Ces sommes pourraient être étalées sur plusieurs années, selon l'Association minière du Québec.

Les frais associés aux audiences du Bureau d'audiences publiques sur l'environnement (BAPE) ne sont toutefois pas admissibles à ce programme.

Ce changement n'est qu'une des nombreuses mesures incluses dans le budget Leitao déposé la semaine dernière.

Québec estime que cette nouvelle mesure lui coûtera quatre millions de dollars au cours des cinq prochaines années.

L'objectif du gouvernement serait d'encourager le secteur minier à accorder une plus grande place aux enjeux sociaux et environnementaux et de bien en informer la population.

Par ailleurs, Québec prévoit investir un autre 7,5 millions de dollars dans le secteur minier, notamment pour trouver des façons de mieux valoriser les résidus miniers et pour aider les entreprises à se démarquer en matière de développement durable.

Réactions dans le secteur minier

Mine Arnaud accueille bien les mesures, mais ne pourra pas en bénéficier parce que ses études environnementales sont déjà complétées.

L'Association minière du Québec (AMQ) juge quant à elle « intéressantes » les mesures présentées.

L'association souhaitait obtenir davantage de mesures pour aider les entreprises à diminuer leurs coûts d'opération, afin de rester compétitives sur le marché international.

L'AMQ affirme qu'au cours des dernières années, plusieurs nouvelles obligations sont venues alourdir le fardeau financier des sociétés minières.

Selon la présidente-directrice générale de l'AMQ, Josée Méthot, les données demandées aux compagnies minières dans le cadre de ces études sont plus nombreuses et les critères sont plus stricts que ce qui est demandé aux autres industries.

« On nous demande de faire des études, par exemple, sur la luminosité, affirme Josée Méthot. On nous demande de faire de la modélisation pour les émissions atmosphériques. On nous demande beaucoup plus par rapport à la biodiversité. On est souvent en région éloignée, ça nous coûte plus cher d’aller sur le terrain réaliser les études. »

Réaction citoyenne

De son côté, Louise Gagnon, qui fait partie du Regroupement pour la sauvegarde de la baie de Sept-Îles, juge qu'il y a une certaine iniquité.

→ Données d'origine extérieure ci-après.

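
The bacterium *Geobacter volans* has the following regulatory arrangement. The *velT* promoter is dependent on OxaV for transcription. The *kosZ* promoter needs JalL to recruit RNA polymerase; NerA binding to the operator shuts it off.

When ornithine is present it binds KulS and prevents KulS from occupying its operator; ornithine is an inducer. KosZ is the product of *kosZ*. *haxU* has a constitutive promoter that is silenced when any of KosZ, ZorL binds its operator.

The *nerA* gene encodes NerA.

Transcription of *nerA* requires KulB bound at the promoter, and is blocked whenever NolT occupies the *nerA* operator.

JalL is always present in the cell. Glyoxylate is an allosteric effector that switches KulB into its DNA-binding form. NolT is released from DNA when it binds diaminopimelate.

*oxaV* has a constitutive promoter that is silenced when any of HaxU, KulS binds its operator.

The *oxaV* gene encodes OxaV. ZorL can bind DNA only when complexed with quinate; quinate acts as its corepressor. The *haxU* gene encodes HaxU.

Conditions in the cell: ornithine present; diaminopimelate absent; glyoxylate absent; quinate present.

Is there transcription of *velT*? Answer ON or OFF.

Glyoxylate is absent, so KulB is inactive.
Diaminopimelate is absent, so NolT is active.
With repressor NolT bound, *nerA* is not transcribed.
So NerA is not produced.
JalL is produced constitutively and is active.
No repressor is bound and JalL is active, so *kosZ* is transcribed.
So KosZ is produced and active.
Quinate is present, so ZorL is active.
With repressor KosZ bound, *haxU* is not transcribed.
So HaxU is not produced.
Ornithine is present, so KulS is inactive.
With no repressor bound, *oxaV* is transcribed.
So OxaV is produced and active.
No repressor is bound and OxaV is active, so *velT* is transcribed.

ON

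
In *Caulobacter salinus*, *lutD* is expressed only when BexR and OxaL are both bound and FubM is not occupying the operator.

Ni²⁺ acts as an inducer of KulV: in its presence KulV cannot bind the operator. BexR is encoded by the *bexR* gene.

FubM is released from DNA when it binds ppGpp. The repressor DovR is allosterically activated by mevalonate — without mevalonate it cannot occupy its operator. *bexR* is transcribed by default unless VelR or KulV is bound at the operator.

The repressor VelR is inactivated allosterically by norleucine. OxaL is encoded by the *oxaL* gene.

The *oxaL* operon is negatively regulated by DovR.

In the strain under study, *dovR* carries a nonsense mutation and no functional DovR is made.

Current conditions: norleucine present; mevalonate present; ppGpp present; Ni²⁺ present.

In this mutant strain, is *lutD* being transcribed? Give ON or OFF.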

« Les groupes citoyens doivent lire des milliers de pages d’études d’impact et on n’a aucune forme d’aide pour passer à travers de ça, déplore Louise Gagnon. Je ne sais pas si vous vous imaginez la somme de travail? »

Louise Gagnon doute que cette mesure ait un impact sur l'amélioration de la qualité de l'environnement.

Selon elle, il faudrait que Québec prenne davantage de moyens pour faire respecter les normes en vigueur, plutôt que de subventionner les entreprises minières.